Gnade
Es war die richtige Entscheidung gewesen das Mädchen zu erschießen – oder besser die leere Hülle besudelt mit Blut und Dreck, die von ihr übrig geblieben war – das stand außer Frage. Trotzdem fühlte er sich nicht besser, verhinderte es nicht diesen Schmerz in seiner Magengrube oder die Last, die sich ihm jetzt so schwer auf die Schultern legte, das er kaum atmen konnte. Er hatte sie getötet, ein Leben beendet, daran gab es nichts zu beschönigen, keine Ausreden in die er sich flüchten konnte, um sein Gewissen zu beruhigen.
Doch es war keine Schuld, die er fühlte, als er
die Treppen zurück zum Erdgeschoss hinauf lief, sondern Erleichterung.

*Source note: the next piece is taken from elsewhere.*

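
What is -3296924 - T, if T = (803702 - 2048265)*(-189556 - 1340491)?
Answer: -1904243181385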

Erleichterung darüber, dass er das Leiden dieses armen Mädchens hatte beenden können, das es er und nicht einer der Anderen den Abzug hatte betätigen müssen, die anderen, die einfach nicht so kalt und herzlos wie er waren und sich für diese Tat hätten jemals verzeihen können.
Oben angekommen verriegelte er die Tür zum Keller und vergrub den Schlüssel unter einem blühenden Strauch im Garten. Mehr konnte er nicht mehr für sie tun.